Search code examples
sqldatetimeamazon-athenaprestotrino

Athena: Calculating Age from String "birth_dt" Column


I am working with a dataset that has a column titled "birth_dt" from which I am trying to calculate the age of the member as of 18 months ago from.

This is what "select distinct(birth_dt) from table.DB limit 9;" shows the column to look like:

birth_dt
-----------------------
1990-08-15 00:00:00.000
1986-05-30 00:00:00.000
1981-03-03 00:00:00.000
1970-05-11 00:00:00.000
1963-01-20 00:00:00.000
1985-01-26 00:00:00.000
1983-01-03 00:00:00.000
2021-01-03 00:00:00.000
1995-11-14 00:00:00.000

In Athena, this column shows as being a "string".

So far, what I have tried is:

select DATE_DIFF('year', birth_dt, (current_timestamp - interval '18' month)) as age from table.DB limit 10; 

which kept giving me an error saying:

"SYNTAX_ERROR: line 1:8: Unexpected parameters (varchar(4), varchar, timestamp with time zone) for function date_diff.
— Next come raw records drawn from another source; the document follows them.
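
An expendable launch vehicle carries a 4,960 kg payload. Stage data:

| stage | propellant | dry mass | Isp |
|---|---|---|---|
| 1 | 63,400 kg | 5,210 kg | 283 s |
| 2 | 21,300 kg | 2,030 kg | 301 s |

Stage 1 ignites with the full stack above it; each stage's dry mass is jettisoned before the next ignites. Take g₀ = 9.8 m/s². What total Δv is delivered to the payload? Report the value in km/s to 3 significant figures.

Ignition mass of stage 1 = 63,400+5,210 + 21,300+2,030 + 4,960 = 96,900 kg.
Stage 1: m₀ = 96,900 kg, m_f = 96,900 − 63,400 = 33,500 kg; Δv = 283×9.8×ln(2.893) = 2773.4×1.0621 ≈ 2946 m/s.
Stage 2: m₀ = 28,290 kg, m_f = 28,290 − 21,300 = 6,990 kg; Δv = 301×9.8×ln(4.047) = 2949.8×1.3980 ≈ 4124 m/s.
Total Δv = 2946 + 4124 = 7070 m/s.

Δv ≈ 7.07 km/s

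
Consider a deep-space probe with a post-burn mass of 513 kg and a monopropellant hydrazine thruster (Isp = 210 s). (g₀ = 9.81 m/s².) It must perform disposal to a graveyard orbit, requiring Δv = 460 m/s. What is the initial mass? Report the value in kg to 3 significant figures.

v_e = Isp · g₀ = 210 × 9.81 = 2060.1 m/s.
Using Δv = v_e ln(m₀/m_f): m₀/m_f = exp(Δv / v_e) = exp(460 / 2060.1) = exp(0.2233) = 1.2502.
m₀ = m_f × 1.2502 = 513 × 1.2502 = 641.353 kg.

initial mass ≈ 641 kg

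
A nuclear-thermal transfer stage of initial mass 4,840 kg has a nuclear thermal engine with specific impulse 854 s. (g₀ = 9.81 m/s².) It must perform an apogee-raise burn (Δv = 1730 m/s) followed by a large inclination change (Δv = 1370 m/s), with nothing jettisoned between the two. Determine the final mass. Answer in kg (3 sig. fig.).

v_e = Isp · g₀ = 854 × 9.81 = 8377.7 m/s.
After the first burn: m = 4840 × exp(−1730/8377.7) = 4840 × 0.81343 = 3,937 kg.
After the second burn: m = 3,937 × exp(−1370/8377.7) = 3,937 × 0.84914 = 3,343.06 kg.

final mass ≈ 3340 kg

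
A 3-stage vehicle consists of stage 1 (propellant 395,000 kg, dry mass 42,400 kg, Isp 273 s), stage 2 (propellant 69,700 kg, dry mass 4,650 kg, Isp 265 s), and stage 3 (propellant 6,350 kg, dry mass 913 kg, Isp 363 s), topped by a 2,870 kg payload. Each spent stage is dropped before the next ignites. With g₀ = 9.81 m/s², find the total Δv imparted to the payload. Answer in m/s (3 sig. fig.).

Ignition mass of stage 1 = 395,000+42,400 + 69,700+4,650 + 6,350+913 + 2,870 = 521,883 kg.
Stage 1: m₀ = 521,883 kg, m_f = 521,883 − 395,000 = 126,883 kg; Δv = 273×9.81×ln(4.113) = 2678.1×1.4142 ≈ 3787 m/s.
Stage 2: m₀ = 84,483 kg, m_f = 84,483 − 69,700 = 14,783 kg; Δv = 265×9.81×ln(5.715) = 2599.7×1.7431 ≈ 4531 m/s.
Stage 3: m₀ = 10,133 kg, m_f = 10,133 − 6,350 = 3,783 kg; Δv = 363×9.81×ln(2.679) = 3561.0×0.9853 ≈ 3509 m/s.
Total Δv = 3787 + 4531 + 3509 = 11827 m/s.

Δv ≈ 11800 m/s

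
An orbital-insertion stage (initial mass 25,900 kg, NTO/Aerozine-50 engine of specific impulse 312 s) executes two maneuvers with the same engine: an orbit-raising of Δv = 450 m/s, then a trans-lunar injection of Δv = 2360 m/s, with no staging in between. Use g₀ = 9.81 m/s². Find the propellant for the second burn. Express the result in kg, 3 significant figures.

v_e = Isp · g₀ = 312 × 9.81 = 3060.7 m/s.
After the first burn: m = 25900 × exp(−450/3060.7) = 25900 × 0.86327 = 22,358.7 kg.
After the second burn: m = 22,358.7 × exp(−2360/3060.7) = 22,358.7 × 0.46252 = 10,341.3 kg.
Second-burn propellant = 22,358.7 − 10,341.3 = 12,017.4 kg.

propellant for the second burn ≈ 12000 kg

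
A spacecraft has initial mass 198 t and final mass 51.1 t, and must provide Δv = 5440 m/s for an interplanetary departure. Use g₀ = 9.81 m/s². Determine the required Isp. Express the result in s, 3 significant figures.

Isp ≈ 409 s

ln(m₀/m_f) = ln(198000/51100) = ln(3.875) = 1.3545.
By the Tsiolkovsky rocket equation, v_e = Δv / ln(m₀/m_f) = 5440 / 1.3545 = 4016.3 m/s.
Isp = v_e / g₀ = 4016.3 / 9.81 = 409.4 s.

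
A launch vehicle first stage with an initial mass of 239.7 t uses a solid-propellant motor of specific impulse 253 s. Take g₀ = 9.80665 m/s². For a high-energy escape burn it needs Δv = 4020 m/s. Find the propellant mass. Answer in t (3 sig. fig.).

v_e = Isp · g₀ = 253 × 9.80665 = 2481.1 m/s.
m₀/m_f = exp(Δv / v_e) = exp(4020 / 2481.1) = exp(1.6203) = 5.0544.
m_f = 239.7 / 5.0544 = 47.424 t, so propellant = m₀ − m_f = 239.7 − 47.424 = 192.276 t.

propellant mass ≈ 192 t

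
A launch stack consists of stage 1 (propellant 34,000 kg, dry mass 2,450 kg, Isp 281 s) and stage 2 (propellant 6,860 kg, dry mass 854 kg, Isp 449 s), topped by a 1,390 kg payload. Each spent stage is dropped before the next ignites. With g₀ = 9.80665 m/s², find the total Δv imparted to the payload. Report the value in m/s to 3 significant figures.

Ignition mass of stage 1 = 34,000+2,450 + 6,860+854 + 1,390 = 45,554 kg.
Stage 1: m₀ = 45,554 kg, m_f = 45,554 − 34,000 = 11,554 kg; Δv = 281×9.80665×ln(3.943) = 2755.7×1.3719 ≈ 3780 m/s.
Stage 2: m₀ = 9,104 kg, m_f = 9,104 − 6,860 = 2,244 kg; Δv = 449×9.80665×ln(4.057) = 4403.2×1.4005 ≈ 6166 m/s.
Total Δv = 3780 + 6166 = 9946 m/s.

Δv ≈ 9950 m/s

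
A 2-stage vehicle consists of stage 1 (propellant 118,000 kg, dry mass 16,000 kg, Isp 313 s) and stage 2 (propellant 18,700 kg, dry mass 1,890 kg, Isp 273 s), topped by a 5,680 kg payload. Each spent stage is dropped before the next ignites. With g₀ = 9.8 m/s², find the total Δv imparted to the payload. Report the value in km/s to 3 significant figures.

Δv ≈ 7.42 km/s

Ignition mass of stage 1 = 118,000+16,000 + 18,700+1,890 + 5,680 = 160,270 kg.
Stage 1: m₀ = 160,270 kg, m_f = 160,270 − 118,000 = 42,270 kg; Δv = 313×9.8×ln(3.792) = 3067.4×1.3328 ≈ 4088 m/s.
Stage 2: m₀ = 26,270 kg, m_f = 26,270 − 18,700 = 7,570 kg; Δv = 273×9.8×ln(3.47) = 2675.4×1.2442 ≈ 3329 m/s.
Total Δv = 4088 + 3329 = 7417 m/s.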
Expected: date_diff(varchar(x), time, time) , date_diff(varchar(x), time with time zone, time with time zone) , date_diff(varchar(x), timestamp with time zone, timestamp with time zone) , date_diff(varchar(x), date, date) , date_diff(varchar(x), timestamp, timestamp)"
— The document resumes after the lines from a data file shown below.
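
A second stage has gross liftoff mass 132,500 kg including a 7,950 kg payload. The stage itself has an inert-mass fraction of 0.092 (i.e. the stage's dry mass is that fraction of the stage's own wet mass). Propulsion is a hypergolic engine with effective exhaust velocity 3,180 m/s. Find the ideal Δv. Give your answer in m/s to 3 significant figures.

Δv ≈ 6110 m/s

Stage wet mass = m₀ − payload = 132,500 − 7,950 = 124,550 kg.
Stage dry mass = ε × stage wet mass = 0.092 × 124,550 = 11,458.6 kg.
Burnout mass m_f = stage dry + payload = 11,458.6 + 7,950 = 19,408.6 kg.
Δv = v_e · ln(132,500/19,408.6) = 3180.0 × ln(6.827) = 3180.0 × 1.9209 ≈ 6108 m/s.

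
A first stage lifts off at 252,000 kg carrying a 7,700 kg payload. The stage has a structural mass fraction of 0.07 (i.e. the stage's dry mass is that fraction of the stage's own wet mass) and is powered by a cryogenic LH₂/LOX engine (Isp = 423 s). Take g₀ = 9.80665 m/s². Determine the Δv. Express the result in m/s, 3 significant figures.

Δv ≈ 9620 m/s

Stage wet mass = m₀ − payload = 252,000 − 7,700 = 244,300 kg.
Stage dry mass = ε × stage wet mass = 0.07 × 244,300 = 17,101 kg.
Burnout mass m_f = stage dry + payload = 17,101 + 7,700 = 24,801 kg.
v_e = Isp · g₀ = 423 × 9.80665 = 4148.2 m/s.
Δv = v_e · ln(252,000/24,801) = 4148.2 × ln(10.16) = 4148.2 × 2.3185 ≈ 9618 m/s.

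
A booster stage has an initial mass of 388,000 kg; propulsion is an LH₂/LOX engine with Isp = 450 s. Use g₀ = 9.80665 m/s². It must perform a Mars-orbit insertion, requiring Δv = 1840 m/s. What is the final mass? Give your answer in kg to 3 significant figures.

final mass ≈ 256000 kg

v_e = Isp · g₀ = 450 × 9.80665 = 4413.0 m/s.
From the ideal rocket equation, m₀/m_f = exp(Δv / v_e) = exp(1840 / 4413.0) = exp(0.4170) = 1.5173.
m_f = m₀ / 1.5173 = 388,000 / 1.5173 = 255,717 kg.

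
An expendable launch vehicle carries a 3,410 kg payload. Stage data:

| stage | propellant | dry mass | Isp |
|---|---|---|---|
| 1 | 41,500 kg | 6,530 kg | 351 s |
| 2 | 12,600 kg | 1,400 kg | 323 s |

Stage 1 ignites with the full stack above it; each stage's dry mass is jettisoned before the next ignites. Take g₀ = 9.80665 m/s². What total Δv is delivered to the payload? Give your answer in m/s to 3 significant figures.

Δv ≈ 7540 m/s

Ignition mass of stage 1 = 41,500+6,530 + 12,600+1,400 + 3,410 = 65,440 kg.
Stage 1: m₀ = 65,440 kg, m_f = 65,440 − 41,500 = 23,940 kg; Δv = 351×9.80665×ln(2.734) = 3442.1×1.0056 ≈ 3461 m/s.
Stage 2: m₀ = 17,410 kg, m_f = 17,410 − 12,600 = 4,810 kg; Δv = 323×9.80665×ln(3.62) = 3167.5×1.2863 ≈ 4075 m/s.
Total Δv = 3461 + 4075 = 7536 m/s.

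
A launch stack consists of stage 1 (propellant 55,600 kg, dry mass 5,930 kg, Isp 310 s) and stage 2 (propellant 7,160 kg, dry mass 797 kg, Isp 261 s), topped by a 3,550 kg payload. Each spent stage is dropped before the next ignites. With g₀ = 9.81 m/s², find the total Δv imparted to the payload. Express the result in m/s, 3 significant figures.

Δv ≈ 6850 m/s

Ignition mass of stage 1 = 55,600+5,930 + 7,160+797 + 3,550 = 73,037 kg.
Stage 1: m₀ = 73,037 kg, m_f = 73,037 − 55,600 = 17,437 kg; Δv = 310×9.81×ln(4.189) = 3041.1×1.4324 ≈ 4356 m/s.
Stage 2: m₀ = 11,507 kg, m_f = 11,507 − 7,160 = 4,347 kg; Δv = 261×9.81×ln(2.647) = 2560.4×0.9735 ≈ 2492 m/s.
Total Δv = 4356 + 2492 = 6848 m/s.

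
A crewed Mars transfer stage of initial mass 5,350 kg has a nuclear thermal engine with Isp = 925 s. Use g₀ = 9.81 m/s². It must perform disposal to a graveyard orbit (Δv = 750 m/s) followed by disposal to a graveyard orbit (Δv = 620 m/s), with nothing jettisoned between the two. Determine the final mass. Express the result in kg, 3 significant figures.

v_e = Isp · g₀ = 925 × 9.81 = 9074.2 m/s.
After the first burn: m = 5350 × exp(−750/9074.2) = 5350 × 0.92067 = 4,925.58 kg.
After the second burn: m = 4,925.58 × exp(−620/9074.2) = 4,925.58 × 0.93396 = 4,600.29 kg.

final mass ≈ 4600 kg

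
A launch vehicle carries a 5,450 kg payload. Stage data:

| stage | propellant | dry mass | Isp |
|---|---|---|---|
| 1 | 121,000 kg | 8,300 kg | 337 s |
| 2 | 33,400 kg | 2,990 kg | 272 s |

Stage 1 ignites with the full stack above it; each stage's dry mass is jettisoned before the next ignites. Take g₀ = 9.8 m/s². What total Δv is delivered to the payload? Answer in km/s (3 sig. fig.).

Δv ≈ 8.32 km/s

Ignition mass of stage 1 = 121,000+8,300 + 33,400+2,990 + 5,450 = 171,140 kg.
Stage 1: m₀ = 171,140 kg, m_f = 171,140 − 121,000 = 50,140 kg; Δv = 337×9.8×ln(3.413) = 3302.6×1.2277 ≈ 4054 m/s.
Stage 2: m₀ = 41,840 kg, m_f = 41,840 − 33,400 = 8,440 kg; Δv = 272×9.8×ln(4.957) = 2665.6×1.6009 ≈ 4267 m/s.
Total Δv = 4054 + 4267 = 8321 m/s.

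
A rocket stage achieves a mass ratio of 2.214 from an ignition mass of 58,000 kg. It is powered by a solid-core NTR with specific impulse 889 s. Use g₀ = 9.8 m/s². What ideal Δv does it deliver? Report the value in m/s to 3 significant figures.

v_e = Isp · g₀ = 889 × 9.8 = 8712.2 m/s.
By the Tsiolkovsky rocket equation, Δv = v_e · ln(2.214) = 8712.2 × 0.7948 ≈ 6924.5 m/s.

Δv ≈ 6920 m/s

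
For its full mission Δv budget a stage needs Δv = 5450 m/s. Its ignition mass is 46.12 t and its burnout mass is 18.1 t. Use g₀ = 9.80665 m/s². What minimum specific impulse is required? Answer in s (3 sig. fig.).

Isp ≈ 594 s

ln(m₀/m_f) = ln(46120/18100) = ln(2.548) = 0.9353.
v_e = Δv / ln(m₀/m_f) = 5450 / 0.9353 = 5826.8 m/s.
Isp = v_e / g₀ = 5826.8 / 9.80665 = 594.2 s.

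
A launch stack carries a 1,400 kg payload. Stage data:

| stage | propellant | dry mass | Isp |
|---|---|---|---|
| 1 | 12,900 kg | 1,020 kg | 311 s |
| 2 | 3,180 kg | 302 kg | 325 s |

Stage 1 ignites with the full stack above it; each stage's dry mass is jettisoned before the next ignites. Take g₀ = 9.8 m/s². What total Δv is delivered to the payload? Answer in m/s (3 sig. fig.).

Δv ≈ 6890 m/s

Ignition mass of stage 1 = 12,900+1,020 + 3,180+302 + 1,400 = 18,802 kg.
Stage 1: m₀ = 18,802 kg, m_f = 18,802 − 12,900 = 5,902 kg; Δv = 311×9.8×ln(3.186) = 3047.8×1.1587 ≈ 3531 m/s.
Stage 2: m₀ = 4,882 kg, m_f = 4,882 − 3,180 = 1,702 kg; Δv = 325×9.8×ln(2.868) = 3185.0×1.0538 ≈ 3356 m/s.
Total Δv = 3531 + 3356 = 6887 m/s.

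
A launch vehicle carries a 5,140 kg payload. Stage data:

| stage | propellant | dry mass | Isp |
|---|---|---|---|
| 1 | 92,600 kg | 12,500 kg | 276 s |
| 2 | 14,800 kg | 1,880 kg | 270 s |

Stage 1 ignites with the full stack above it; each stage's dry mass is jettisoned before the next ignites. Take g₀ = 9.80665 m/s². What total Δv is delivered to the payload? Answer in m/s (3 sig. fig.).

Δv ≈ 6540 m/s

Ignition mass of stage 1 = 92,600+12,500 + 14,800+1,880 + 5,140 = 126,920 kg.
Stage 1: m₀ = 126,920 kg, m_f = 126,920 − 92,600 = 34,320 kg; Δv = 276×9.80665×ln(3.698) = 2706.6×1.3078 ≈ 3540 m/s.
Stage 2: m₀ = 21,820 kg, m_f = 21,820 − 14,800 = 7,020 kg; Δv = 270×9.80665×ln(3.108) = 2647.8×1.1341 ≈ 3003 m/s.
Total Δv = 3540 + 3003 = 6543 m/s.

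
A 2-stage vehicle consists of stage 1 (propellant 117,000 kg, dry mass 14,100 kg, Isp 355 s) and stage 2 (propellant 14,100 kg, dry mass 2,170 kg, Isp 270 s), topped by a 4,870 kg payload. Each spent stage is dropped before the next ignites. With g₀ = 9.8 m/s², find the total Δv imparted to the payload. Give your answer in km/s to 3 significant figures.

Δv ≈ 8.00 km/s

Ignition mass of stage 1 = 117,000+14,100 + 14,100+2,170 + 4,870 = 152,240 kg.
Stage 1: m₀ = 152,240 kg, m_f = 152,240 − 117,000 = 35,240 kg; Δv = 355×9.8×ln(4.32) = 3479.0×1.4633 ≈ 5091 m/s.
Stage 2: m₀ = 21,140 kg, m_f = 21,140 − 14,100 = 7,040 kg; Δv = 270×9.8×ln(3.003) = 2646.0×1.0996 ≈ 2909 m/s.
Total Δv = 5091 + 2909 = 8000 m/s.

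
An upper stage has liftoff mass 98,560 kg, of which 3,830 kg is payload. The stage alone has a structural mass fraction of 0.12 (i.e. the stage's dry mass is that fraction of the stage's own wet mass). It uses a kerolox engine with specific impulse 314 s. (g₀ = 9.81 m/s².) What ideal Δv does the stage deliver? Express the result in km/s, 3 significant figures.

Stage wet mass = m₀ − payload = 98,560 − 3,830 = 94,730 kg.
Stage dry mass = ε × stage wet mass = 0.12 × 94,730 = 11,367.6 kg.
Burnout mass m_f = stage dry + payload = 11,367.6 + 3,830 = 15,197.6 kg.
v_e = Isp · g₀ = 314 × 9.81 = 3080.3 m/s.
Δv = v_e · ln(98,560/15,197.6) = 3080.3 × ln(6.485) = 3080.3 × 1.8695 ≈ 5759 m/s.

Δv ≈ 5.76 km/s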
So then I tried to just focus on getting that "birth_dt" column to change to a valid date to no avail with the following:

select date_parse(birth_dt, '%YYYY-%MM-%dd') as age from table.DB limit 10;

select cast(from_iso8601_timestamp("birth_dt.1") AS date) as age from table.DB limit 10;

SELECT date_parse(birth_dt,'%Y-%m-%dT%H:%i:%s%+00:00') as date_column,
current_timestamp as Todays_Date,
date_diff('day',current_timestamp,date_parse(birth_dt,'%Y-%m-%dT%H:%i:%s%+00:00')) as difference
FROM table.DB limit 10;

These queries end up giving me errors that say either:

"INVALID_FUNCTION_ARGUMENT: Invalid format: "1990-08-15 00:00:00.000" is malformed at "-08-15 00:00:00.000""

or

"INVALID_FUNCTION_ARGUMENT: Invalid format: "1990-08-15 00:00:00.000" is malformed at "00:00:00.000""
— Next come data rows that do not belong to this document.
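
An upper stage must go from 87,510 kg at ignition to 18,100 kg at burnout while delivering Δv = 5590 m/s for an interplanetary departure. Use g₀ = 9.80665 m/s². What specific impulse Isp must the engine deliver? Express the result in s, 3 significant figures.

ln(m₀/m_f) = ln(87510/18100) = ln(4.835) = 1.5758.
Rocket equation: v_e = Δv / ln(m₀/m_f) = 5590 / 1.5758 = 3547.3 m/s.
Isp = v_e / g₀ = 3547.3 / 9.80665 = 361.7 s.

Isp ≈ 362 s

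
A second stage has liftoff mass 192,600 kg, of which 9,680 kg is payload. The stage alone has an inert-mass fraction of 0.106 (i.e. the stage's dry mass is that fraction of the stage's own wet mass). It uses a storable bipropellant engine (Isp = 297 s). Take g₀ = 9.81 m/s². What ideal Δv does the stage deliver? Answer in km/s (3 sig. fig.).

Δv ≈ 5.51 km/s

Stage wet mass = m₀ − payload = 192,600 − 9,680 = 182,920 kg.
Stage dry mass = ε × stage wet mass = 0.106 × 182,920 = 19,389.5 kg.
Burnout mass m_f = stage dry + payload = 19,389.5 + 9,680 = 29,069.5 kg.
v_e = Isp · g₀ = 297 × 9.81 = 2913.6 m/s.
Δv = v_e · ln(192,600/29,069.5) = 2913.6 × ln(6.626) = 2913.6 × 1.8909 ≈ 5509 m/s.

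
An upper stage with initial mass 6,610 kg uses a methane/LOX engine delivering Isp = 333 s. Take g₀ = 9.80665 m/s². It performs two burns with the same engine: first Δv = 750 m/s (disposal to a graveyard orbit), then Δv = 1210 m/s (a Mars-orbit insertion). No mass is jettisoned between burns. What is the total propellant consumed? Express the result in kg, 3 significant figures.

v_e = Isp · g₀ = 333 × 9.80665 = 3265.6 m/s.
After the first burn: m = 6610 × exp(−750/3265.6) = 6610 × 0.79480 = 5,253.63 kg.
After the second burn: m = 5,253.63 × exp(−1210/3265.6) = 5,253.63 × 0.69037 = 3,626.95 kg.
Total propellant = m₀ − m_final = 6610 − 3,626.95 = 2,983.05 kg.

total propellant consumed ≈ 2980 kg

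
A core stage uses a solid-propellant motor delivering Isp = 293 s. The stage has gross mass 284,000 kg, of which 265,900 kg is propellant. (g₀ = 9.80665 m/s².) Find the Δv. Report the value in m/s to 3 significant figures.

v_e = Isp · g₀ = 293 × 9.80665 = 2873.3 m/s.
m_f = m₀ − m_prop = 284,000 − 265,900 = 18,100 kg.
Rocket equation: Δv = v_e · ln(m₀/m_f) = 2873.3 × ln(15.69) = 2873.3 × 2.7531 ≈ 7910.5 m/s.

Δv ≈ 7910 m/s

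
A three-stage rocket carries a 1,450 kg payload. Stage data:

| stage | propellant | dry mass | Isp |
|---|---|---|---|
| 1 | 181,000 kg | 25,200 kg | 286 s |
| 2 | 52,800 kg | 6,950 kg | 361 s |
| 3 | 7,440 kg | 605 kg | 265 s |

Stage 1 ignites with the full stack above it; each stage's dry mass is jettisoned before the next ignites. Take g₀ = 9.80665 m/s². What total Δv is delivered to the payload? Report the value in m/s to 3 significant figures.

Ignition mass of stage 1 = 181,000+25,200 + 52,800+6,950 + 7,440+605 + 1,450 = 275,445 kg.
Stage 1: m₀ = 275,445 kg, m_f = 275,445 − 181,000 = 94,445 kg; Δv = 286×9.80665×ln(2.916) = 2804.7×1.0704 ≈ 3002 m/s.
Stage 2: m₀ = 69,245 kg, m_f = 69,245 − 52,800 = 16,445 kg; Δv = 361×9.80665×ln(4.211) = 3540.2×1.4376 ≈ 5089 m/s.
Stage 3: m₀ = 9,495 kg, m_f = 9,495 − 7,440 = 2,055 kg; Δv = 265×9.80665×ln(4.62) = 2598.8×1.5305 ≈ 3977 m/s.
Total Δv = 3002 + 5089 + 3977 = 12068 m/s.

Δv ≈ 12100 m/s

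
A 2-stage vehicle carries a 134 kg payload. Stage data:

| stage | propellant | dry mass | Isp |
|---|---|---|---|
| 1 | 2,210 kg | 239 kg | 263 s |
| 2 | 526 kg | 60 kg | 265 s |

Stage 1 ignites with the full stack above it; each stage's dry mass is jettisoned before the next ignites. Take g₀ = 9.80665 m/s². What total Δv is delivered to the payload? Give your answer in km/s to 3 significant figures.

Δv ≈ 6.49 km/s

Ignition mass of stage 1 = 2,210+239 + 526+60 + 134 = 3,169 kg.
Stage 1: m₀ = 3,169 kg, m_f = 3,169 − 2,210 = 959 kg; Δv = 263×9.80665×ln(3.304) = 2579.1×1.1953 ≈ 3083 m/s.
Stage 2: m₀ = 720 kg, m_f = 720 − 526 = 194 kg; Δv = 265×9.80665×ln(3.711) = 2598.8×1.3114 ≈ 3408 m/s.
Total Δv = 3083 + 3408 = 6491 m/s.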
What I want to eventually have for my examples above is:

Age
---
31
35
40
51
58
36
38
1
25

Please help! Thank you!!!


Solution

  • Providing valid format is crucial here. Some attempts where really close, try the following:

    -- sample data
    WITH dataset(birth_dt) AS (
        values ('1983-01-03 00:00:00.000'),
            ('2021-01-03 00:00:00.000')
    )
    
    -- query
    select date_diff(
            'year',
            date_parse(birth_dt, '%Y-%m-%d %T.%f'),
            current_timestamp - interval '18' month)
    from dataset;
    

    Output:

    _col0
    41
    3

    Check the MySQL Date Functions docs for all supported format specifiers and what they mean.